Учитель был ветераном Первой мировой и знал, что говорил. Среди учителей было полным-полно ветеранов, и все говорили одно: раз уже ополчение, значит, русские — всё.
Саша передал слова учителя отцу. Тот криво ухмыльнулся и изрек странное:
— Слушай, ну это немцы. Что они в этом понимают?
Саша отродясь не мог понять, когда у отца немцы умные, а когда глупые. И кого отец больше любит, немцев или русских. Иногда казалось — всех, иногда — никого. Если на работе что-то не ладилось, отец немцев особенно не любил. Говорил, они еще хуже русских.
— А вот насчет «на дураков не обижаются» это правильно. Мы не имеем права обижаться, — сказал отец, — нам гордиться надо: российская история нашего рода насчитывает лет триста как минимум, даже приставка «фон» от фамилии отвалилась. Мы равно принадлежим двум нациям и взяли от них все лучшее. Мы русские немцы, какие уж есть. И нам совершенно наплевать, кто и что про нас думает. Хотя положение, конечно, дурацкое.
После чего, выпив еще пару рюмок, отец затянул «Из-за острова на стрежень». И все подпевали, включая тех, у кого приставка «фон» почему-то не отпала от фамилии, несмотря на те же триста лет. Очень красиво получалось у кузена Гуннара, правда, тот по секрету признался Саше, что совсем не понимает смысла, просто звук воспроизводит. А вот песню про серенького козлика Гуннар правильно запомнил с детства — и вкладывал в нее наравне с музыкальным талантом еще и чувство юмора.
— Водка! Водка! Серенький козлик! — орал Гуннар. Родичи от смеха валились на стол. Правда, водки Гуннару все равно не давали, рано ему еще. Он и от пива веселый.
Говорили по-русски и пели русские песни, сидя посреди страны, которая вела жестокую войну с Россией. Ну вот так получилось, а что теперь делать. Можно, конечно, пить горькую и загибаться от тоски, но это было бы для Рау слишком по-немецки.
Кузен Гуннар фон Рау пропал без вести в сорок четвертом. Как его забрали, так и сгинул, не прислав ни единой весточки. Вот вам и народное ополчение: война затянулась, превратилась в бойню, потом в драку за выживание германской нации, и если ценный специалист еще оставался ценным специалистом, то нежный возраст больше не имел значения.

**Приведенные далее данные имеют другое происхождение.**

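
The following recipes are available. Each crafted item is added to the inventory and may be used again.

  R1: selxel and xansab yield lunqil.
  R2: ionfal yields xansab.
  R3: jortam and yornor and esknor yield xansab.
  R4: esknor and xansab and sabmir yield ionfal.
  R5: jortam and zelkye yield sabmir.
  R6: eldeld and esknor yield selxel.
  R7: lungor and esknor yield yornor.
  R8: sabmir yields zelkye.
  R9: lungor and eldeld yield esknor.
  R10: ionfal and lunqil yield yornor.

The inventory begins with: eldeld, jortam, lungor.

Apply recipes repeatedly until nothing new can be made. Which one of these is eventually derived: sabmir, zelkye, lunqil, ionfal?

lungor and eldeld → esknor (R9).
Using R6, eldeld and esknor make selxel.
lungor and esknor → yornor (R7).
Using R3, jortam, yornor, and esknor make xansab.
Using R1, selxel and xansab make lunqil.
zelkye would need sabmir (R8), but sabmir is never obtained. sabmir would need jortam and zelkye (R5), but zelkye is never obtained. ionfal would need esknor, xansab, and sabmir (R4), but sabmir is never obtained.

lunqil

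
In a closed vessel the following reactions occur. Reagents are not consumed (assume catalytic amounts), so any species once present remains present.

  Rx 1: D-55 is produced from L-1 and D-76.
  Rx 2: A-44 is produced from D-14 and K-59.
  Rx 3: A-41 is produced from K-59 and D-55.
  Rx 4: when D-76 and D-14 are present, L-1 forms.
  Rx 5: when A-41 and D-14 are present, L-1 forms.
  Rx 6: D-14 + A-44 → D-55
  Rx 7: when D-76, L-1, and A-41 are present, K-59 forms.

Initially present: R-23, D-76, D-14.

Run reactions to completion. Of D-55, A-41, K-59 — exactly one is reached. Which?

D-55

D-76 and D-14 present → L-1 forms (Rx 4).
L-1 and D-76 present → D-55 forms (Rx 1).
K-59 would need D-76, L-1, and A-41 (Rx 7), but A-41 never forms. A-41 would need K-59 and D-55 (Rx 3), but K-59 never forms.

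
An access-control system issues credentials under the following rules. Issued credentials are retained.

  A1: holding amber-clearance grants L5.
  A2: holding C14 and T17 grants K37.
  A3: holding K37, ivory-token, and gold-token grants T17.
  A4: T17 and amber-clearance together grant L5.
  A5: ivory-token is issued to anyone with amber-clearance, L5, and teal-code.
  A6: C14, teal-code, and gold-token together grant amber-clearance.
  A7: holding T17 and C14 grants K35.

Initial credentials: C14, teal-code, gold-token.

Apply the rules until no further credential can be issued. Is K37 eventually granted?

No

K37 would need C14 and T17 (A2), but T17 is never granted.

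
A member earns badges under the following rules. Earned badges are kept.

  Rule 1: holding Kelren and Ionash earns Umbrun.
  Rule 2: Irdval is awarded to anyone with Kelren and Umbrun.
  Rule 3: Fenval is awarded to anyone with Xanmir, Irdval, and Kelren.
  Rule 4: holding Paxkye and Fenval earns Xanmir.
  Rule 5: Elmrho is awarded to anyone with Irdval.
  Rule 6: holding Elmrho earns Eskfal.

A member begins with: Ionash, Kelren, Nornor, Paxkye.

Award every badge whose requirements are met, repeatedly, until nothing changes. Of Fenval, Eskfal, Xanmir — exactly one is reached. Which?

With Kelren and Ionash, Umbrun is earned (Rule 1).
With Kelren and Umbrun, Irdval is earned (Rule 2).
With Irdval, Elmrho is earned (Rule 5).
With Elmrho, Eskfal is earned (Rule 6).
Xanmir would need Paxkye and Fenval (Rule 4), but Fenval is never earned. Fenval would need Xanmir, Irdval, and Kelren (Rule 3), but Xanmir is never earned.

Eskfal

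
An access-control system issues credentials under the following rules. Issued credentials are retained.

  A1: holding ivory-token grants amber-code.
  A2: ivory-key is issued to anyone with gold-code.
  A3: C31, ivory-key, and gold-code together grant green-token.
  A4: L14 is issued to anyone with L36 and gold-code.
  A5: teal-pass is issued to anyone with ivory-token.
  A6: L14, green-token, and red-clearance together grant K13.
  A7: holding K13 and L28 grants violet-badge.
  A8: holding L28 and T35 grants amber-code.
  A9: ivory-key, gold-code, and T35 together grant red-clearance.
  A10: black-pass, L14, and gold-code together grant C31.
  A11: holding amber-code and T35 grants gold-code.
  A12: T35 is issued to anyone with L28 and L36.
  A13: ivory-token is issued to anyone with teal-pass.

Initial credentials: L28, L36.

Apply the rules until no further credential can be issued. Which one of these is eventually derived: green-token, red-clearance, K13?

Holding L28 and L36 grants T35 (A12).
Holding L28 and T35 grants amber-code (A8).
Holding amber-code and T35 grants gold-code (A11).
Holding gold-code grants ivory-key (A2).
Holding ivory-key, gold-code, and T35 grants red-clearance (A9).
green-token would need C31, ivory-key, and gold-code (A3), but C31 is never granted. K13 would need L14, green-token, and red-clearance (A6), but green-token is never granted.

red-clearance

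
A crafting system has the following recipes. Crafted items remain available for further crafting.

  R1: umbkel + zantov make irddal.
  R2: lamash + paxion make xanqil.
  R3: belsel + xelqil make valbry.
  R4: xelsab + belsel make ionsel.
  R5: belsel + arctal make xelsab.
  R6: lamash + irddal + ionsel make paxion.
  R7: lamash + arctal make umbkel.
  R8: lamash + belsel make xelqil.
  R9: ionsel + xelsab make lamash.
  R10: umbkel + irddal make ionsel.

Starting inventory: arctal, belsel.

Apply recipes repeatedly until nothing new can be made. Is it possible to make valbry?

Yes

belsel + arctal → xelsab (R5).
xelsab + belsel → ionsel (R4).
Using R9, ionsel and xelsab make lamash.
lamash + belsel → xelqil (R8).
belsel + xelqil → valbry (R3).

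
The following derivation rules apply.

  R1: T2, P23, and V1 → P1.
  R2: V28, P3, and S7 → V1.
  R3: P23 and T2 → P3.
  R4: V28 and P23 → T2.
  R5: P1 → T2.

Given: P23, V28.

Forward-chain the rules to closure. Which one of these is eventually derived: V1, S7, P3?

From V28 and P23, R4 gives T2.
From P23 and T2, R3 gives P3.
V1 would need V28, P3, and S7 (R2), but S7 is never established. No rule produces S7, and it is not given.

P3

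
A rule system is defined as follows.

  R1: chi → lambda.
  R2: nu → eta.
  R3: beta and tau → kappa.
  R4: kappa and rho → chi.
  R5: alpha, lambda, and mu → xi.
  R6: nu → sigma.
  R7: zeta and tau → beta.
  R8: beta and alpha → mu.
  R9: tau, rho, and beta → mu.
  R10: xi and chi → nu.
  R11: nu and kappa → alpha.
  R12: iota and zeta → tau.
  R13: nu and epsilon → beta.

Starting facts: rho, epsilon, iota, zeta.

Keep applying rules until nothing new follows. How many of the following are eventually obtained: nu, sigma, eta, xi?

0

nu would need xi and chi (R10), but xi is never established.
sigma would need nu (R6), but nu is never established.
eta would need nu (R2), but nu is never established.
xi would need alpha, lambda, and mu (R5), but alpha is never established.
None of the 4 are reached.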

Сашино время настало в апреле сорок пятого.
Отец почти не появлялся дома, пропадал на заводе, мама кусала губы, чтобы не плакать. Отец не мог спрятать сына от войны, он был для этого слишком на виду. Даже у нацистских бонз дети шли на фронт. Единое общество, все равны, никаких исключений. Здесь вам не Россия, где буржуи и аристократы задирают нос, здесь Германия, и если ей плохо, значит, плохо будет сразу всем, у нас тут нет привилегированных, а чего вы хотите, сами за это боролись. Отец надеялся, что девятиклассников все-таки в бой не бросят. Ничего он не мог поделать, у него и так положение было хуже губернаторского; Саша примерно догадывался, что это нелепое и глупое положение. Отец успел сказать ему только: если не дай бог чего, вас одних умирать не пошлют, с вами будут старшие, ты следи за ними внимательно и делай как они. Ищи ветеранов, тех, кто в прошлый раз воевал, и притирайся к ним поближе. Они знают, как правильно.